Özgür Özel’den ''erken seçim'' sorusuna dikkat çeken yanıt

Yerel seçimlerden büyük bir zaferle çıkan CHP'nin Genel Başkanı Özgür Özel, erken seçim talebi olup olmadığına ilişkin soruya verdiği yanıtla dikkat çekti.

31 Mart yerel seçimlerinden büyük bir zaferle çıkan ve henüz YSK ilan etmediği için resmileşmeyen sonuçlara göre Türkiye genelinde 37,77'lik oy oranıyla uzun yıllar sonra Türkiye'nin birinci partisi noktasına gelen CHP'nin Genel Başkanı Özgür Özel Sözcü gazetesinden İsmail Saymaz'ın sorularını yanıtladı.

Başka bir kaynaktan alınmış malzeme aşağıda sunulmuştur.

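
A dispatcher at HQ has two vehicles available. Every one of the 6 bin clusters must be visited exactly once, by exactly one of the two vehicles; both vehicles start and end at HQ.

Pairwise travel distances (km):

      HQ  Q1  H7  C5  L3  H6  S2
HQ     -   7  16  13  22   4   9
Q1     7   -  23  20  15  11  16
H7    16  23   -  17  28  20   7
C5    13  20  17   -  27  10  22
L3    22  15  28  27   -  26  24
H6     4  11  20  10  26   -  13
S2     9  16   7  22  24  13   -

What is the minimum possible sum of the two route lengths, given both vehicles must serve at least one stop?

90 km — the smallest possible combined total.

Check every non-empty split of the stops between the two vehicles; for each half take its own optimal tour:
  {Q1} + {H7, C5, L3, H6, S2}: 14 + 84 = 98
  {H7} + {Q1, C5, L3, H6, S2}: 32 + 81 = 113
  {Q1, H7} + {C5, L3, H6, S2}: 46 + 74 = 120
  {C5} + {Q1, H7, L3, H6, S2}: 26 + 74 = 100
  {Q1, C5} + {H7, L3, H6, S2}: 40 + 74 = 114
  {H7, C5} + {Q1, L3, H6, S2}: 46 + 63 = 109
  … (31 splits in total)
  {H6} + {Q1, H7, C5, L3, S2}: 8 + 82 = 90  ← best
Best: vehicle 1 HQ → H6 → HQ = 8; vehicle 2 HQ → Q1 → L3 → C5 → H7 → S2 → HQ = 82; combined 90.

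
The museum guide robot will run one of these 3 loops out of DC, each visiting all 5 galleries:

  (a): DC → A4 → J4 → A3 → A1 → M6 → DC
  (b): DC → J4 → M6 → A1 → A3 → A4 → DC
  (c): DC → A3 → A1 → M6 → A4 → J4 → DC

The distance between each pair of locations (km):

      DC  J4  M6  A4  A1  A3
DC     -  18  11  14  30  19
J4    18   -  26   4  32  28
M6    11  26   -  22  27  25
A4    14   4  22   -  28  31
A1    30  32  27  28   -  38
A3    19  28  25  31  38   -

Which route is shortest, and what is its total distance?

(a): 14 + 4 + 28 + 38 + 27 + 11 = 122
(b): 18 + 26 + 27 + 38 + 31 + 14 = 154
(c): 19 + 38 + 27 + 22 + 4 + 18 = 128

Shortest is (a), total 122 km.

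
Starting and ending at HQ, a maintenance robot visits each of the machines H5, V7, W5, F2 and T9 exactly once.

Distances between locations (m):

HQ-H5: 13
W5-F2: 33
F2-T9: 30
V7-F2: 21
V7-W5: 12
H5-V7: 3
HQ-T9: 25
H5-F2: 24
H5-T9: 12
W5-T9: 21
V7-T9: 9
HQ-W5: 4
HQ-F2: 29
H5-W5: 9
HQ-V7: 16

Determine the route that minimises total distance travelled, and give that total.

There are 60 distinct closed tours to check (reversals are equivalent).
HQ→H5→V7→W5→F2→T9→HQ: 13+3+12+33+30+25 = 116
HQ→H5→V7→W5→T9→F2→HQ: 13+3+12+21+30+29 = 108
HQ→H5→V7→F2→W5→T9→HQ: 13+3+21+33+21+25 = 116
HQ→H5→V7→F2→T9→W5→HQ: 13+3+21+30+21+4 = 92
HQ→H5→V7→T9→W5→F2→HQ: 13+3+9+21+33+29 = 108
HQ→H5→V7→T9→F2→W5→HQ: 13+3+9+30+33+4 = 92
HQ→H5→W5→V7→F2→T9→HQ: 13+9+12+21+30+25 = 110
HQ→H5→W5→V7→T9→F2→HQ: 13+9+12+9+30+29 = 102
HQ→H5→W5→F2→V7→T9→HQ: 13+9+33+21+9+25 = 110
HQ→H5→W5→F2→T9→V7→HQ: 13+9+33+30+9+16 = 110
HQ→H5→W5→T9→V7→F2→HQ: 13+9+21+9+21+29 = 102
HQ→H5→W5→T9→F2→V7→HQ: 13+9+21+30+21+16 = 110
HQ→H5→F2→V7→W5→T9→HQ: 13+24+21+12+21+25 = 116
HQ→H5→F2→V7→T9→W5→HQ: 13+24+21+9+21+4 = 92
… (46 more)
HQ→W5→H5→V7→T9→F2→HQ: 4+9+3+9+30+29 = 84  ← best
The minimum is 84.
One optimal route: HQ → W5 → H5 → V7 → T9 → F2 → HQ (or its reverse).

84 m — the shortest possible round trip.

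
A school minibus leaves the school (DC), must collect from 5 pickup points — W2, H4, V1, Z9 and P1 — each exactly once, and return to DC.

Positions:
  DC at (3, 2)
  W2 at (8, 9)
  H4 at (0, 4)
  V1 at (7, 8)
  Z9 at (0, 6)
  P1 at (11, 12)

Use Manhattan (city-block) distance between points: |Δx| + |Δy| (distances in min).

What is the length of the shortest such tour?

DC→W2→H4→V1→Z9→P1→DC: 12+13+11+9+17+18 = 80
DC→W2→H4→V1→P1→Z9→DC: 12+13+11+8+17+7 = 68
DC→W2→H4→Z9→V1→P1→DC: 12+13+2+9+8+18 = 62
DC→W2→H4→Z9→P1→V1→DC: 12+13+2+17+8+10 = 62
DC→W2→H4→P1→V1→Z9→DC: 12+13+19+8+9+7 = 68
DC→W2→H4→P1→Z9→V1→DC: 12+13+19+17+9+10 = 80
DC→W2→V1→H4→Z9→P1→DC: 12+2+11+2+17+18 = 62
DC→W2→V1→H4→P1→Z9→DC: 12+2+11+19+17+7 = 68
DC→W2→V1→Z9→H4→P1→DC: 12+2+9+2+19+18 = 62
DC→W2→V1→Z9→P1→H4→DC: 12+2+9+17+19+5 = 64
DC→W2→V1→P1→H4→Z9→DC: 12+2+8+19+2+7 = 50
DC→W2→V1→P1→Z9→H4→DC: 12+2+8+17+2+5 = 46
DC→W2→Z9→H4→V1→P1→DC: 12+11+2+11+8+18 = 62
DC→W2→Z9→H4→P1→V1→DC: 12+11+2+19+8+10 = 62
… (46 more)
DC→W2→P1→V1→Z9→H4→DC: 12+6+8+9+2+5 = 42  ← best
The minimum is 42.
One optimal route: DC → W2 → P1 → V1 → Z9 → H4 → DC (or its reverse).

42 min — the shortest possible round trip.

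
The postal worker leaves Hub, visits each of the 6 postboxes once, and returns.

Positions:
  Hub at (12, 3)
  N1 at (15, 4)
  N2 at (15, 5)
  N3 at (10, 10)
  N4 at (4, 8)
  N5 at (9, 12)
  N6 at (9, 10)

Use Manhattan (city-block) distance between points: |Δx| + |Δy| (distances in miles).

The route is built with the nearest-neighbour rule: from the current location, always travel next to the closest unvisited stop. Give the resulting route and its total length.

From Hub: distances to unvisited — N1=4, N2=5, N3=9, N6=10, N5=12, N4=13. Nearest is N1 (4).
From N1: distances to unvisited — N2=1, N3=11, N6=12, N5=14, N4=15. Nearest is N2 (1).
From N2: distances to unvisited — N3=10, N6=11, N5=13, N4=14. Nearest is N3 (10).
From N3: distances to unvisited — N6=1, N5=3, N4=8. Nearest is N6 (1).
From N6: distances to unvisited — N5=2, N4=7. Nearest is N5 (2).
From N5: distances to unvisited — N4=9. Nearest is N4 (9).
Return N4→Hub: 13.
Total = 4 + 1 + 10 + 1 + 2 + 9 + 13 = 40.

40 miles along Hub → N1 → N2 → N3 → N6 → N5 → N4 → Hub.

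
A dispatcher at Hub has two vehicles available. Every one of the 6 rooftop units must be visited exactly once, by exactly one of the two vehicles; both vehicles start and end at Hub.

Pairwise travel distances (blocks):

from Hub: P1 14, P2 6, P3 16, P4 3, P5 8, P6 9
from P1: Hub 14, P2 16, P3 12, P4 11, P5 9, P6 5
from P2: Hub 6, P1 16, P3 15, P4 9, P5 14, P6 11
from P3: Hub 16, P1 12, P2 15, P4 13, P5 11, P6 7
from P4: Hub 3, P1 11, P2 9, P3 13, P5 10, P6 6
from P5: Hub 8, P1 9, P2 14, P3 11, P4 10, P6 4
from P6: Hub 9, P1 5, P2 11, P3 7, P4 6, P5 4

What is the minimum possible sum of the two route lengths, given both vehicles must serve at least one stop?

Minimum combined distance: 56 blocks.

Try each way of splitting the stops between the two vehicles (each non-empty) and, for each split, find the best tour for each vehicle:
  {P1} + {P2, P3, P4, P5, P6}: 28 + 45 = 73
  {P2} + {P1, P3, P4, P5, P6}: 12 + 45 = 57
  {P1, P2} + {P3, P4, P5, P6}: 36 + 35 = 71
  {P3} + {P1, P2, P4, P5, P6}: 32 + 43 = 75
  {P1, P3} + {P2, P4, P5, P6}: 42 + 33 = 75
  {P2, P3} + {P1, P4, P5, P6}: 37 + 31 = 68
  … (31 splits in total)
  {P4} + {P1, P2, P3, P5, P6}: 6 + 50 = 56  ← best
Best: vehicle 1 Hub → P4 → Hub = 6; vehicle 2 Hub → P2 → P3 → P1 → P6 → P5 → Hub = 50; combined 56.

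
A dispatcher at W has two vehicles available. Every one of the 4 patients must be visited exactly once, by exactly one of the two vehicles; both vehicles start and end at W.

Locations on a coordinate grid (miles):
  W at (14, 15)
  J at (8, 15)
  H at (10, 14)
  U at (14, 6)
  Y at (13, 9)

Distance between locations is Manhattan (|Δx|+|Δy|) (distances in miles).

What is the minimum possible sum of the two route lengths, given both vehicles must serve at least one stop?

Try each way of splitting the stops between the two vehicles (each non-empty) and, for each split, find the best tour for each vehicle:
  {J} + {H, U, Y}: 12 + 26 = 38
  {H} + {J, U, Y}: 10 + 30 = 40
  {J, H} + {U, Y}: 14 + 20 = 34
  {U} + {J, H, Y}: 18 + 24 = 42
  {J, U} + {H, Y}: 30 + 20 = 50
  {H, U} + {J, Y}: 26 + 24 = 50
  … (7 splits in total)
Best: vehicle 1 W → J → H → W = 14; vehicle 2 W → U → Y → W = 20; combined 34.

34 miles — the smallest possible combined total.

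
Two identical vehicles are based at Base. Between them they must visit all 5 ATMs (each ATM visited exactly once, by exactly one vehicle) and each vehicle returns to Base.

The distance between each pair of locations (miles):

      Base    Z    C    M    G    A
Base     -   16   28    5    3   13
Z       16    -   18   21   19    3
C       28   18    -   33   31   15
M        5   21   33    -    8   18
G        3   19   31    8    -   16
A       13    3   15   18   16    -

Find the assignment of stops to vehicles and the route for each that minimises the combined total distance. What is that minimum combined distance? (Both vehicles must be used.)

There are 2^4 − 1 = 15 ways to divide the 5 stops into two non-empty groups. For each, the best each vehicle can do is its own shortest tour through its group:
  {Z} + {C, M, G, A}: 32 + 72 = 104
  {C} + {Z, M, G, A}: 56 + 48 = 104
  {Z, C} + {M, G, A}: 62 + 42 = 104
  {M} + {Z, C, G, A}: 10 + 68 = 78
  {Z, M} + {C, G, A}: 42 + 62 = 104
  {C, M} + {Z, G, A}: 66 + 38 = 104
  … (15 splits in total)
Best: vehicle 1 Base → M → Base = 10; vehicle 2 Base → Z → C → A → G → Base = 68; combined 78.

78 miles — the smallest possible combined total.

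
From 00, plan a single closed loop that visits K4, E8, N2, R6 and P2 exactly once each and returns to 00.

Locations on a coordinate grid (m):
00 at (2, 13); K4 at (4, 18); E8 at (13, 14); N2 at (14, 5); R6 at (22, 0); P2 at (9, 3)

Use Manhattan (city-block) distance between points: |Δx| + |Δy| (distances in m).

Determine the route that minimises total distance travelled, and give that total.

There are 60 distinct closed tours to check (reversals are equivalent).
00-K4-E8-N2-R6-P2-00: 7+13+10+13+16+17 = 76
00-K4-E8-N2-P2-R6-00: 7+13+10+7+16+33 = 86
00-K4-E8-R6-N2-P2-00: 7+13+23+13+7+17 = 80
00-K4-E8-R6-P2-N2-00: 7+13+23+16+7+20 = 86
00-K4-E8-P2-N2-R6-00: 7+13+15+7+13+33 = 88
00-K4-E8-P2-R6-N2-00: 7+13+15+16+13+20 = 84
00-K4-N2-E8-R6-P2-00: 7+23+10+23+16+17 = 96
00-K4-N2-E8-P2-R6-00: 7+23+10+15+16+33 = 104
00-K4-N2-R6-E8-P2-00: 7+23+13+23+15+17 = 98
00-K4-N2-R6-P2-E8-00: 7+23+13+16+15+12 = 86
00-K4-N2-P2-E8-R6-00: 7+23+7+15+23+33 = 108
00-K4-N2-P2-R6-E8-00: 7+23+7+16+23+12 = 88
00-K4-R6-E8-N2-P2-00: 7+36+23+10+7+17 = 100
00-K4-R6-E8-P2-N2-00: 7+36+23+15+7+20 = 108
… (46 more)
The minimum is 76.
One optimal route: 00 → K4 → E8 → N2 → R6 → P2 → 00 (or its reverse).

Minimum total distance: 76 m.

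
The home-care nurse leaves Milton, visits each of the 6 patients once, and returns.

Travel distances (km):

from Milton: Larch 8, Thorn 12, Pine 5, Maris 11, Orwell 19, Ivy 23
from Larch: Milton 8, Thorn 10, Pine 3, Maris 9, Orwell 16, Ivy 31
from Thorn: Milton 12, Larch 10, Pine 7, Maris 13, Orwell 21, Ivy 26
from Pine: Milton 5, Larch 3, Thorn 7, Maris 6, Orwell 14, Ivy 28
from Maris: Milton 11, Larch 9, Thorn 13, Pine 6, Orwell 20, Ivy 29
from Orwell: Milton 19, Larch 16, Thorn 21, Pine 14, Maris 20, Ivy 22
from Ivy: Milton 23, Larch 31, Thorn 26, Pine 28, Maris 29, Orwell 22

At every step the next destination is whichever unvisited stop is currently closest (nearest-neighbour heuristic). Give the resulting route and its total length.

96 km along Milton → Pine → Larch → Maris → Thorn → Orwell → Ivy → Milton.

Milton → [Pine:5 / Larch:8 / Maris:11 / Thorn:12 / Orwell:19 / Ivy:23] → Pine (5)
Pine → [Larch:3 / Maris:6 / Thorn:7 / Orwell:14 / Ivy:28] → Larch (3)
Larch → [Maris:9 / Thorn:10 / Orwell:16 / Ivy:31] → Maris (9)
Maris → [Thorn:13 / Orwell:20 / Ivy:29] → Thorn (13)
Thorn → [Orwell:21 / Ivy:26] → Orwell (21)
Orwell → [Ivy:22] → Ivy (22)
Return Ivy→Milton: 23.
Total = 5 + 3 + 9 + 13 + 21 + 22 + 23 = 96.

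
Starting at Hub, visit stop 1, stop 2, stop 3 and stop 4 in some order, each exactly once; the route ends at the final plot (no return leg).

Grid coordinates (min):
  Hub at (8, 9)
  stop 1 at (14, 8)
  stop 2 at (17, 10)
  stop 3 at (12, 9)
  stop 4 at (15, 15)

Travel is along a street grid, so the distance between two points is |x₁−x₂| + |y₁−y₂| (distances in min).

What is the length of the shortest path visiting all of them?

There are 4! = 24 possible orderings.
Hub → stop 1 → stop 2 → stop 3 → stop 4: 7+5+6+9 = 27
Hub → stop 1 → stop 2 → stop 4 → stop 3: 7+5+7+9 = 28
Hub → stop 1 → stop 3 → stop 2 → stop 4: 7+3+6+7 = 23
Hub → stop 1 → stop 3 → stop 4 → stop 2: 7+3+9+7 = 26
Hub → stop 1 → stop 4 → stop 2 → stop 3: 7+8+7+6 = 28
Hub → stop 1 → stop 4 → stop 3 → stop 2: 7+8+9+6 = 30
Hub → stop 2 → stop 1 → stop 3 → stop 4: 10+5+3+9 = 27
Hub → stop 2 → stop 1 → stop 4 → stop 3: 10+5+8+9 = 32
Hub → stop 2 → stop 3 → stop 1 → stop 4: 10+6+3+8 = 27
Hub → stop 2 → stop 3 → stop 4 → stop 1: 10+6+9+8 = 33
Hub → stop 2 → stop 4 → stop 1 → stop 3: 10+7+8+3 = 28
Hub → stop 2 → stop 4 → stop 3 → stop 1: 10+7+9+3 = 29
Hub → stop 3 → stop 1 → stop 2 → stop 4: 4+3+5+7 = 19
Hub → stop 3 → stop 1 → stop 4 → stop 2: 4+3+8+7 = 22
… (10 more)
The minimum is 19.
One shortest path: Hub → stop 3 → stop 1 → stop 2 → stop 4.

Minimum one-way distance = 19 min.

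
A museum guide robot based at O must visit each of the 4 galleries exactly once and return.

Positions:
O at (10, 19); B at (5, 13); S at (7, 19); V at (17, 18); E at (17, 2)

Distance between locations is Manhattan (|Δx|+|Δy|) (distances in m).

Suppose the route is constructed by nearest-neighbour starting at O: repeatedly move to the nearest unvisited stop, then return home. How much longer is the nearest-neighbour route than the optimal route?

10 m longer than the optimal tour.

O: S=3, V=8, B=11, E=24 ⇒ S
S: B=8, V=11, E=27 ⇒ B
B: V=17, E=23 ⇒ V
V: E=16 ⇒ E
NN route O → S → B → V → E → O costs 68.
Optimal: O → S → B → E → V → O costs 58 (by enumerating all 12 distinct tours).
Excess = 68 − 58 = 10.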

Özel, Saymaz'ın "erken seçim talebiniz var mı" sorusuna ise "kararı halk verecek” diyerek yanıt verdi.

İsmail Saymaz’ın "İYİ Parti ve diğer Altılı Masa partileri çöküş yaşadı. Nasıl yorumluyorsunuz?" sorusu üzerine konuşan Özel, "Yorumlamaktan özellikle kaçınıyorum. Çünkü yapacağım her tespit birilerini incitebilir. “Bana ablam demeyin” dediklerinde ben “Kavga etmem, ablamdır” dedim. Şu kadarını söyleyeyim: Aldığımız her oyun CHP değil, Türkiye İttifakı oyu olduğunun farkındayım. CHP’yi Türkiye İttifakı’nın partisi olarak tutmaya ve bu ittifakı büyütmeye ve güçlendirmeye devam edeceğiz. Siyasilerin kurmadığı ittifakı sandıkta seçmenle kurmayı başardık. Bu çok önemli. Çünkü siyasiler siyasi hesap yaptılar. Oysa seçmen kendisini ve ülkesini düşündü. Bir de devletle millet ne zaman yarışırsa hep millet kazanır. CHP bazen yanlış tarafta durdu. Bu sefer devletle millet yarışırken, milletin tarafındaydık." dedi.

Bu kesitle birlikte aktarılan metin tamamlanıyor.